World Bank Report Focuses on East Asia Integration
The World Bank released a regional report covering East
Asia on June 6 in Singapore. According to the report,
East Asia faces three major challenges: maintaining income
growth and poverty reduction in a global economy, pursuing
recovery from the 1997 financial crisis and adapting to
China's emergence as a major world and regional trading
power.
The report, called East Asia Integrates,
says that the solution is to promote trade and investment
liberalization in the region. It argues that US$300 billion
could be saved through improved trade policies.
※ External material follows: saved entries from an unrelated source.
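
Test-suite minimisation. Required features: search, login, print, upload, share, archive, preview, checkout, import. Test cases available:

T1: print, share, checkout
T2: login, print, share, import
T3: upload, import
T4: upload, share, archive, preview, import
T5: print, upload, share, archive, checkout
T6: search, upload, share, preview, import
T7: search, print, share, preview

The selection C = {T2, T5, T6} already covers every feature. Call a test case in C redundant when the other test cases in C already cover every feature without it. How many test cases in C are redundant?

0

Drop T2: login uncovered — not redundant.
Drop T5: archive, checkout uncovered — not redundant.
Drop T6: search, preview uncovered — not redundant.
None of the test cases in C is redundant.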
Intra-asian
trade has already improved, and the Southeast Asian economies
have been able to maintain core sectors, even though many
businesses have relocated their factories from Southeast
Asia to China. China's joining WTO in November 2001 has
had a positive influence, including the elimination of
dual pricing, phasing out of restrictions on trading,
more uniform administrative arrangements and judicial
review.
According to the World Bank, every 1 percent productivity
gain in the services sector from expanded competition
and foreign entry implies welfare gains of US$10 billion
and a GDP increase of 2.2 percent. The report says that
the gain for the East Asian economies by the opening of
the China market subjectto international rules of conduct,
will more than outweigh the initial loss of industry to
China. China's imports are expected to grow from 3 percent
of global GDP in 2000, to more than 6 percent in 2005.
Main East Asian exports which will benefit are rubber,
sugar, urea and rice.
Because China is becoming a more important of manufacturing
networks, it will also export many partially completed
products to East Asia for completion in East Asian factories.